13.1. The Contract shall be the sole agreement between us and you on the subject matter hereof and replaces and supersedes any previous or contemporaneous agreements between us related thereto.13.2. You and we are independent contractors for all purposes. No employment, agency, distributorship, partnership, representative, or other relationship is created by the Contract, and neither we nor you shall be entitled to represent the other in any way.13.3. If any part of the Contract is held by any competent court of jurisdiction to be invalid or otherwise unenforceable, then such part shall be deemed removed from the Contract as if not included upon its formation, and the remaining parts of the Contract shall continue to be valid and in full force and effect.

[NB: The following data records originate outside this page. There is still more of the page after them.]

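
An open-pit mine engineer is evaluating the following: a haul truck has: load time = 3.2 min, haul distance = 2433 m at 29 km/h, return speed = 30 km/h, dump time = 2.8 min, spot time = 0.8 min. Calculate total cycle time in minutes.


Convert haul speed to m/min: 29 * 1000/60 = 483.3333333 m/min
Haul time = 2433 / 483.3333333 = 5.033793103 min
Convert return speed to m/min: 30 * 1000/60 = 500 m/min
Return time = 2433 / 500 = 4.866 min
Total cycle time:
= 3.2 + 5.033793103 + 2.8 + 4.866 + 0.8
= 16.6998 min

16.6998 min


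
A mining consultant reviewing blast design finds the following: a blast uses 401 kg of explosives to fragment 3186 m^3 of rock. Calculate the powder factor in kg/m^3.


0.1259 kg/m^3

Powder factor = explosive mass / rock volume
= 401 / 3186
= 0.1259 kg/m^3


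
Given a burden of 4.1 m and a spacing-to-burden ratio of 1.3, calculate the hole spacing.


Spacing = burden * ratio
= 4.1 * 1.3
= 5.33 m

5.33 m


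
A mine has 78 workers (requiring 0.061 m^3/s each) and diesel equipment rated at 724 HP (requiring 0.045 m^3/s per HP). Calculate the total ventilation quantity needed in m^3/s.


Airflow for workers:
Q_people = 78 * 0.061 = 4.758 m^3/s
Airflow for diesel equipment:
Q_diesel = 724 * 0.045 = 32.58 m^3/s
Total ventilation:
Q_total = 4.758 + 32.58
= 37.338 m^3/s

37.338 m^3/s


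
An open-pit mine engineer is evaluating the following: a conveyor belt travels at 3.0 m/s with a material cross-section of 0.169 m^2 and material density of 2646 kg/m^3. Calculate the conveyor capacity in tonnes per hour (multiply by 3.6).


Volumetric flow = speed * area
= 3.0 * 0.169 = 0.507 m^3/s
Mass flow = volumetric * density
= 0.507 * 2646 = 1341.522 kg/s
Convert to t/h: multiply by 3.6
Capacity = 1341.522 * 3.6
= 4829.4792 t/h

4829.4792 t/h


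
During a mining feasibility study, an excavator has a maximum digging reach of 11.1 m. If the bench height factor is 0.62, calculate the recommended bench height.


6.882 m

Bench height = reach * factor
= 11.1 * 0.62
= 6.882 m


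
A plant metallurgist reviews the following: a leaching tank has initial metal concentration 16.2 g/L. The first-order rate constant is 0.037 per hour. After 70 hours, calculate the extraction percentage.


92.498%

Compute the exponent:
-k * t = -0.037 * 70 = -2.59
Remaining concentration:
C = 16.2 * exp(-2.59)
= 16.2 * 0.07502004009
= 1.215324649 g/L
Extracted = 16.2 - 1.215324649 = 14.98467535 g/L
Extraction % = 14.98467535 / 16.2 * 100
= 92.498%


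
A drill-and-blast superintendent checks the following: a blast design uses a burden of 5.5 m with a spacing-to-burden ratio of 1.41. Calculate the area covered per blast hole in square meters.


42.6525 m^2

First, find the spacing:
Spacing = burden * ratio = 5.5 * 1.41
= 7.755 m
Then, calculate the area:
Area = burden * spacing = 5.5 * 7.755
= 42.6525 m^2


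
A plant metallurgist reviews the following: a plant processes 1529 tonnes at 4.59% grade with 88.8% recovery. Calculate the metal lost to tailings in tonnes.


Total metal in feed:
= 1529 * 4.59 / 100 = 70.1811 tonnes
Metal recovered:
= 70.1811 * 88.8 / 100 = 62.3208168 tonnes
Metal lost to tailings:
= 70.1811 - 62.3208168
= 7.8603 tonnes

7.8603 tonnes


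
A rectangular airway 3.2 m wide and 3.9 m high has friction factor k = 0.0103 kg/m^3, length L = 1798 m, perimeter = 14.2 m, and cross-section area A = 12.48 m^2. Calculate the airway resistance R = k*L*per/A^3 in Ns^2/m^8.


0.1353 Ns^2/m^8

Compute the numerator:
k * L * per = 0.0103 * 1798 * 14.2
= 262.97548
Compute the denominator:
A^3 = 12.48^3 = 1943.764992
Resistance:
R = 262.97548 / 1943.764992
= 0.1353 Ns^2/m^8


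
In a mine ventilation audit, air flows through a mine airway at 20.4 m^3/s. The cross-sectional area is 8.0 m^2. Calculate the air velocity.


2.55 m/s

Velocity = flow rate / cross-sectional area
= 20.4 / 8.0
= 2.55 m/s


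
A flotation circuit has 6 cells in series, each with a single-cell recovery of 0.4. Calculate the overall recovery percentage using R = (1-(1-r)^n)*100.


Complement of single-cell recovery:
1 - r = 1 - 0.4 = 0.6
Raise to power n:
(1 - r)^6 = 0.6^6 = 0.046656
Overall recovery:
R = (1 - 0.046656) * 100
= 95.3344%

95.3344%


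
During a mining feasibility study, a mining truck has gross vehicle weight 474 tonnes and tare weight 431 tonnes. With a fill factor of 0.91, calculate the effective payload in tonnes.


39.13 tonnes

Maximum payload = gross - tare
= 474 - 431 = 43 tonnes
Effective payload = max payload * fill factor
= 43 * 0.91
= 39.13 tonnes


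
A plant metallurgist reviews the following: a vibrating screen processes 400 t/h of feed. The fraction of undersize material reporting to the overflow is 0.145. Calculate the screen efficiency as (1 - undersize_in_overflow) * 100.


85.5%

Screen efficiency = (1 - fraction of undersize in overflow) * 100
= (1 - 0.145) * 100
= 0.855 * 100
= 85.5%


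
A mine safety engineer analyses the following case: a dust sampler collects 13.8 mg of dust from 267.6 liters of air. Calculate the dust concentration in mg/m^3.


51.5695 mg/m^3

Convert liters to m^3: 1 m^3 = 1000 L
Concentration = mass / volume * 1000
= 13.8 / 267.6 * 1000
= 0.05156950673 * 1000
= 51.5695 mg/m^3


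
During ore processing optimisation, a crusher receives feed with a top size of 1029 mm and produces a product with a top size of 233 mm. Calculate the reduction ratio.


4.4163

Reduction ratio = feed size / product size
= 1029 / 233
= 4.4163


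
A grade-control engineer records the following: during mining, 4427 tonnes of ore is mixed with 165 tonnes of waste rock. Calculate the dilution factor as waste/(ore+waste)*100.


3.5932%

Total material = ore + waste
= 4427 + 165 = 4592 tonnes
Dilution = waste / total * 100
= 165 / 4592 * 100
= 0.03593205575 * 100
= 3.5932%


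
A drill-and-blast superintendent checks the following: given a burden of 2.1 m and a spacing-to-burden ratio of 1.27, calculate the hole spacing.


2.667 m

Spacing = burden * ratio
= 2.1 * 1.27
= 2.667 m


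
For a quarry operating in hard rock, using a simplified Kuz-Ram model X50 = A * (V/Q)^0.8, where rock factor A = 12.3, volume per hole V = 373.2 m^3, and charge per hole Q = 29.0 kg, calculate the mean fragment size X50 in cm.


94.9599 cm

Compute V/Q:
V/Q = 373.2 / 29.0 = 12.86896552
Raise to the power 0.8:
(V/Q)^0.8 = 12.86896552^0.8 = 7.72031303
Multiply by A:
X50 = 12.3 * 7.72031303
= 94.9599 cm


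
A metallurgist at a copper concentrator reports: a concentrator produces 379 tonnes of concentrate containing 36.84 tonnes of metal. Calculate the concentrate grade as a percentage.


Grade = (metal in concentrate / concentrate mass) * 100
= (36.84 / 379) * 100
= 0.09720316623 * 100
= 9.7203%

9.7203%


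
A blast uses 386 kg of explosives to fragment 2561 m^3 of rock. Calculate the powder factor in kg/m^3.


0.1507 kg/m^3

Powder factor = explosive mass / rock volume
= 386 / 2561
= 0.1507 kg/m^3


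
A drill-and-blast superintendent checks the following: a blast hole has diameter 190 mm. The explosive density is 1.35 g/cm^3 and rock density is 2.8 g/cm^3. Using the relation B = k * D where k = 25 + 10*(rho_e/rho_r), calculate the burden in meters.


First, compute k:
rho_e / rho_r = 1.35 / 2.8 = 0.4821428571
k = 25 + 10 * 0.4821428571 = 29.82142857
Then, compute burden:
B = k * D / 1000 = 29.82142857 * 190 / 1000
= 5666.071429 / 1000
= 5.6661 m

5.6661 m


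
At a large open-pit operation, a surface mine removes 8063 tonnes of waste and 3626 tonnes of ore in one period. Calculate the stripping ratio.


2.2237

Stripping ratio = waste tonnage / ore tonnage
= 8063 / 3626
= 2.2237


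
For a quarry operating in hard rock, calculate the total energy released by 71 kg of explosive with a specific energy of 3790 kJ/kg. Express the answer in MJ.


269.09 MJ

Energy = mass * specific_energy / 1000
= 71 * 3790 / 1000
= 269090 / 1000
= 269.09 MJ


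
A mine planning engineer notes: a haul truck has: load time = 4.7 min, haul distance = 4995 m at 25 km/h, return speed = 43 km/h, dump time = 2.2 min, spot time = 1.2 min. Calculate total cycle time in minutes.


Convert haul speed to m/min: 25 * 1000/60 = 416.6666667 m/min
Haul time = 4995 / 416.6666667 = 11.988 min
Convert return speed to m/min: 43 * 1000/60 = 716.6666667 m/min
Return time = 4995 / 716.6666667 = 6.969767442 min
Total cycle time:
= 4.7 + 11.988 + 2.2 + 6.969767442 + 1.2
= 27.0578 min

27.0578 min


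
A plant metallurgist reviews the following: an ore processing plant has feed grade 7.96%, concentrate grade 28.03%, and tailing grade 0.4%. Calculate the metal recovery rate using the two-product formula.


Using the two-product formula:
R = 100 * c * (f - t) / (f * (c - t))
Numerator = 100 * 28.03 * (7.96 - 0.4)
= 100 * 28.03 * 7.56
= 21190.68
Denominator = 7.96 * (28.03 - 0.4)
= 7.96 * 27.63
= 219.9348
R = 21190.68 / 219.9348
= 96.3498%

96.3498%


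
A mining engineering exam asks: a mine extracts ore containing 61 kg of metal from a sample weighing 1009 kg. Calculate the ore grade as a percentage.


6.0456%

Ore grade = (metal mass / ore mass) * 100
= (61 / 1009) * 100
= 0.06045589693 * 100
= 6.0456%


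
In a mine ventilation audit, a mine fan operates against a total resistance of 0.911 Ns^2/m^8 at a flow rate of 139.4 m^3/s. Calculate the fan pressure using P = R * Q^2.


17702.88 Pa

Compute Q^2:
Q^2 = 139.4^2 = 19432.36
Compute pressure:
P = R * Q^2 = 0.911 * 19432.36
= 17702.88 Pa


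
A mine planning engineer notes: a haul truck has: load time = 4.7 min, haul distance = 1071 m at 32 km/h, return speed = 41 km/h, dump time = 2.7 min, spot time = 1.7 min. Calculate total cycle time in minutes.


Convert haul speed to m/min: 32 * 1000/60 = 533.3333333 m/min
Haul time = 1071 / 533.3333333 = 2.008125 min
Convert return speed to m/min: 41 * 1000/60 = 683.3333333 m/min
Return time = 1071 / 683.3333333 = 1.567317073 min
Total cycle time:
= 4.7 + 2.008125 + 2.7 + 1.567317073 + 1.7
= 12.6754 min

12.6754 min


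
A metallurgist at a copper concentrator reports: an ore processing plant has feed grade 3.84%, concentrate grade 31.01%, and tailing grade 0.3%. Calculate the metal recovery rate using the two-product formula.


Using the two-product formula:
R = 100 * c * (f - t) / (f * (c - t))
Numerator = 100 * 31.01 * (3.84 - 0.3)
= 100 * 31.01 * 3.54
= 10977.54
Denominator = 3.84 * (31.01 - 0.3)
= 3.84 * 30.71
= 117.9264
R = 10977.54 / 117.9264
= 93.0881%

93.0881%


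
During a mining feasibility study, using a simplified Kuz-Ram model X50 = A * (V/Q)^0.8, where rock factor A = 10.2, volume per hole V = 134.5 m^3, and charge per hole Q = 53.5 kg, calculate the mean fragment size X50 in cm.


Compute V/Q:
V/Q = 134.5 / 53.5 = 2.514018692
Raise to the power 0.8:
(V/Q)^0.8 = 2.514018692^0.8 = 2.09071484
Multiply by A:
X50 = 10.2 * 2.09071484
= 21.3253 cm

21.3253 cm


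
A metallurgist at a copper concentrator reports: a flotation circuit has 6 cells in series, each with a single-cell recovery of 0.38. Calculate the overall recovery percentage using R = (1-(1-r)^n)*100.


Complement of single-cell recovery:
1 - r = 1 - 0.38 = 0.62
Raise to power n:
(1 - r)^6 = 0.62^6 = 0.05680023558
Overall recovery:
R = (1 - 0.05680023558) * 100
= 94.32%

94.32%


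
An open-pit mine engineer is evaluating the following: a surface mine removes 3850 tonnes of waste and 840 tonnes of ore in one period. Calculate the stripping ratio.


4.5833

Stripping ratio = waste tonnage / ore tonnage
= 3850 / 840
= 4.5833


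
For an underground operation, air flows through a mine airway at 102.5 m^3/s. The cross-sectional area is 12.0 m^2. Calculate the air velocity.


8.5417 m/s

Velocity = flow rate / cross-sectional area
= 102.5 / 12.0
= 8.5417 m/s


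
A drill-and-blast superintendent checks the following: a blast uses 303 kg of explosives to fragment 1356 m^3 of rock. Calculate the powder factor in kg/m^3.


Powder factor = explosive mass / rock volume
= 303 / 1356
= 0.2235 kg/m^3

0.2235 kg/m^3


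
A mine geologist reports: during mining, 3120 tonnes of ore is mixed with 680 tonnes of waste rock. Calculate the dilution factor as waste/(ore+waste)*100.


Total material = ore + waste
= 3120 + 680 = 3800 tonnes
Dilution = waste / total * 100
= 680 / 3800 * 100
= 0.1789473684 * 100
= 17.8947%

17.8947%


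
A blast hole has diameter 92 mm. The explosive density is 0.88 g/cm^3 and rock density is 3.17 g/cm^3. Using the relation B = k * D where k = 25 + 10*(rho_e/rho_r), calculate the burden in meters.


First, compute k:
rho_e / rho_r = 0.88 / 3.17 = 0.2776025237
k = 25 + 10 * 0.2776025237 = 27.77602524
Then, compute burden:
B = k * D / 1000 = 27.77602524 * 92 / 1000
= 2555.394322 / 1000
= 2.5554 m

2.5554 m


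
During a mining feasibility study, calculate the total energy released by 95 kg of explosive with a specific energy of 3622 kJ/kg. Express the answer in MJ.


344.09 MJ

Energy = mass * specific_energy / 1000
= 95 * 3622 / 1000
= 344090 / 1000
= 344.09 MJ


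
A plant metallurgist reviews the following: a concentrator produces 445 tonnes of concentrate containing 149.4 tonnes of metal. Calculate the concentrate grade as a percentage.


33.573%

Grade = (metal in concentrate / concentrate mass) * 100
= (149.4 / 445) * 100
= 0.3357303371 * 100
= 33.573%


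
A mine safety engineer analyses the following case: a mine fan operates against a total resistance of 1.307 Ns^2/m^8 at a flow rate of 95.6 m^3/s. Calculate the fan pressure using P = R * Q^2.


11945.1435 Pa

Compute Q^2:
Q^2 = 95.6^2 = 9139.36
Compute pressure:
P = R * Q^2 = 1.307 * 9139.36
= 11945.1435 Pa


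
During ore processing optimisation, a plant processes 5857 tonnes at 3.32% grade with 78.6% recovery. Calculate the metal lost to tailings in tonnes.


41.6128 tonnes

Total metal in feed:
= 5857 * 3.32 / 100 = 194.4524 tonnes
Metal recovered:
= 194.4524 * 78.6 / 100 = 152.8395864 tonnes
Metal lost to tailings:
= 194.4524 - 152.8395864
= 41.6128 tonnes


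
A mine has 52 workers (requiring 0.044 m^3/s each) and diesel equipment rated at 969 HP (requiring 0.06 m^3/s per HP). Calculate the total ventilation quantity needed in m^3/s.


Airflow for workers:
Q_people = 52 * 0.044 = 2.288 m^3/s
Airflow for diesel equipment:
Q_diesel = 969 * 0.06 = 58.14 m^3/s
Total ventilation:
Q_total = 2.288 + 58.14
= 60.428 m^3/s

60.428 m^3/s


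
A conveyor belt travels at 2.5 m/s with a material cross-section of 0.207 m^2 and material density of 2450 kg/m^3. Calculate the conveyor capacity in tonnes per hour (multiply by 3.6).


Volumetric flow = speed * area
= 2.5 * 0.207 = 0.5175 m^3/s
Mass flow = volumetric * density
= 0.5175 * 2450 = 1267.875 kg/s
Convert to t/h: multiply by 3.6
Capacity = 1267.875 * 3.6
= 4564.35 t/h

4564.35 t/h


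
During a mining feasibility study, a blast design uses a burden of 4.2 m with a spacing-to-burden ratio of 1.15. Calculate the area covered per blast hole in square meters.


First, find the spacing:
Spacing = burden * ratio = 4.2 * 1.15
= 4.83 m
Then, calculate the area:
Area = burden * spacing = 4.2 * 4.83
= 20.286 m^2

20.286 m^2


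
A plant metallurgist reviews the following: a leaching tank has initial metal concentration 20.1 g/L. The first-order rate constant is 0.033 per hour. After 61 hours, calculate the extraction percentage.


Compute the exponent:
-k * t = -0.033 * 61 = -2.013
Remaining concentration:
C = 20.1 * exp(-2.013)
= 20.1 * 0.133587311
= 2.685104951 g/L
Extracted = 20.1 - 2.685104951 = 17.41489505 g/L
Extraction % = 17.41489505 / 20.1 * 100
= 86.6413%

86.6413%


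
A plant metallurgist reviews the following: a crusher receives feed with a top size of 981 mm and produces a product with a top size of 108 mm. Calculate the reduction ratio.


9.0833

Reduction ratio = feed size / product size
= 981 / 108
= 9.0833


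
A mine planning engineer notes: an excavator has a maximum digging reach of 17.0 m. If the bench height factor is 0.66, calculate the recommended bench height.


11.22 m

Bench height = reach * factor
= 17.0 * 0.66
= 11.22 m


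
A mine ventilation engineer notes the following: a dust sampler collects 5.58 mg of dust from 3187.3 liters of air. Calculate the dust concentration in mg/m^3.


1.7507 mg/m^3

Convert liters to m^3: 1 m^3 = 1000 L
Concentration = mass / volume * 1000
= 5.58 / 3187.3 * 1000
= 0.001750698083 * 1000
= 1.7507 mg/m^3


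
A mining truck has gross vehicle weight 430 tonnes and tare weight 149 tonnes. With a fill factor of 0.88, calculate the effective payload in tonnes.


247.28 tonnes

Maximum payload = gross - tare
= 430 - 149 = 281 tonnes
Effective payload = max payload * fill factor
= 281 * 0.88
= 247.28 tonnes


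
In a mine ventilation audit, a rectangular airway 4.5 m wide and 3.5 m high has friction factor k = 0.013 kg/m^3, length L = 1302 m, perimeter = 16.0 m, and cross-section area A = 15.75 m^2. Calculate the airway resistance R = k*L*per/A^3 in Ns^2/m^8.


Compute the numerator:
k * L * per = 0.013 * 1302 * 16.0
= 270.816
Compute the denominator:
A^3 = 15.75^3 = 3906.984375
Resistance:
R = 270.816 / 3906.984375
= 0.0693 Ns^2/m^8

0.0693 Ns^2/m^8


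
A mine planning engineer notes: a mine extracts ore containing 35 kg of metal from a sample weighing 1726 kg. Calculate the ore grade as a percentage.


Ore grade = (metal mass / ore mass) * 100
= (35 / 1726) * 100
= 0.02027809965 * 100
= 2.0278%

2.0278%


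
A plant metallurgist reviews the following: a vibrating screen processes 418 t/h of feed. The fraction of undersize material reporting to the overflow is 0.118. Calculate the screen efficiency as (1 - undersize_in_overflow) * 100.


88.2%

Screen efficiency = (1 - fraction of undersize in overflow) * 100
= (1 - 0.118) * 100
= 0.882 * 100
= 88.2%


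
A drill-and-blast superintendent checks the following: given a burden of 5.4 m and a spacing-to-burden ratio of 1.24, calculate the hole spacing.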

To the extent possible, the invalid part shall be replaced with a new part that as closely as possible reflects the original intention of the removed part without also becoming invalid or unenforceable.13.4. We reserve the right to amend the Contract at any time by sending notice of the amendment to you. The amendments shall take effect within 5 days of the date of the notice. Should the amendment result in additional Fees being required from you, then you shall be entitled to terminate the Contract by providing written notice to us. No waiver of any of the rights under the Contract will be effective unless the waiver is made in writing and signed by the party making it.13.5. You may not transfer or assign any of your rights or obligations under the Contract without our prior written consent. The Company shall be entitled to assign all of its rights and obligations under the Contract or any part thereof to any of its affiliates or to any purchaser of all or substantially all of its business.13.6. Any notices to be delivered in connection with the Contract shall be delivered via the messaging portal on the Platform or may be delivered by email, with notices to us being sent to [email protected] and notices to you being sent to the email address you provided in your registration form.